Quello che i Plootoh, da Catania, ci vogliono descrivere è un viaggio introspettivo che si sospinge all'estremo dei confini di un animo chiaramente in subbuglio. Con il loro album metafisico, e con i loro brani amalgamati per bene a concetti filosofici, propongono testi che aleggiano, galleggiando come sospesi ("muoio un po' quando mi accorgo che qualcosa può cambiare senza far rumore"), mentre l'atmosfera predominante è di musica nettamente sperimentale e alternativa.
I Plootoh si esprimono, come implodendo, attraverso chitarre acustiche, synth, slide, rumori e cori di sottofondo, metallofoni e hammond, brevi accordi blues che si spezzano, note prolungate in un iperspazio che sembra leggero, sottile, privo di gravità.
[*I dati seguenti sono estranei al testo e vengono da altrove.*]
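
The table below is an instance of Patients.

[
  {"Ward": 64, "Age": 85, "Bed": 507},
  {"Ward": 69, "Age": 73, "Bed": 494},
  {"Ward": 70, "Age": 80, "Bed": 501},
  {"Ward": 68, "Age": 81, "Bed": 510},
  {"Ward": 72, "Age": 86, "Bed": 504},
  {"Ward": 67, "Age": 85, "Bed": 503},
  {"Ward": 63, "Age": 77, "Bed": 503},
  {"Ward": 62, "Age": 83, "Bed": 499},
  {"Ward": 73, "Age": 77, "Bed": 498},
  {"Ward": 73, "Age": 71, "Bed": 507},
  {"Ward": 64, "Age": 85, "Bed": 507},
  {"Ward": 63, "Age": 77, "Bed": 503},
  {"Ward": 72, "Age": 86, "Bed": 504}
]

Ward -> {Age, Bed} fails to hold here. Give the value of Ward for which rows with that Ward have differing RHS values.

Ward=64: 2 rows → {Age,Bed} = (85, 507), (85, 507) ✓
Ward=69: 1 row → {Age,Bed} = (73, 494) ✓
Ward=70: 1 row → {Age,Bed} = (80, 501) ✓
Ward=68: 1 row → {Age,Bed} = (81, 510) ✓
Ward=72: 2 rows → {Age,Bed} = (86, 504), (86, 504) ✓
Ward=67: 1 row → {Age,Bed} = (85, 503) ✓
Ward=63: 2 rows → {Age,Bed} = (77, 503), (77, 503) ✓
Ward=62: 1 row → {Age,Bed} = (83, 499) ✓
Ward=73: 2 rows → {Age,Bed} takes values {(77, 498), (71, 507)} — violation
The only Ward value with inconsistent RHS is Ward=73.

73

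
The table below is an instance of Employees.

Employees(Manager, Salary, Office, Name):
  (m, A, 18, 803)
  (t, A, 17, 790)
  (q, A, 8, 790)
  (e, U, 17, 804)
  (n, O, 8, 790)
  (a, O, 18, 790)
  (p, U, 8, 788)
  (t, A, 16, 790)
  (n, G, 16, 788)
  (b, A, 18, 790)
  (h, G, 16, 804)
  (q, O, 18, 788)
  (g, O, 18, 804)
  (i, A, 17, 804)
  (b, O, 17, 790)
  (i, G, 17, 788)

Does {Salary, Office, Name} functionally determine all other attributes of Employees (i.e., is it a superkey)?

Yes

All 16 rows have distinct {Salary, Office, Name} values, so {Salary, Office, Name} → (all attributes) holds and {Salary, Office, Name} is a superkey.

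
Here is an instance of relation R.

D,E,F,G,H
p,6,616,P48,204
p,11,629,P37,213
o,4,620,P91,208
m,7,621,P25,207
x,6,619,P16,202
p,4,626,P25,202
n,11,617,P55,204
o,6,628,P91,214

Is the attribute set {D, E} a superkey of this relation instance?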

Il principio della loro musica prende forma su una stratificazione di rock basilare, su cui viene costruito un labirinto di sonorità diverse, talvolta dissonanti, più simili ad illusioni sonore.
È difficile dire a cosa possono somigliare, dal momento che ritagliano abilmente pezzi di tutto, e trovano un modo del tutto diverso per descriversi e per presentarsi a chi li ascolta. Non possono essere che di spunto per l'ambiente sperimentale Italiano, anche se talvolta mancano un po' di brio.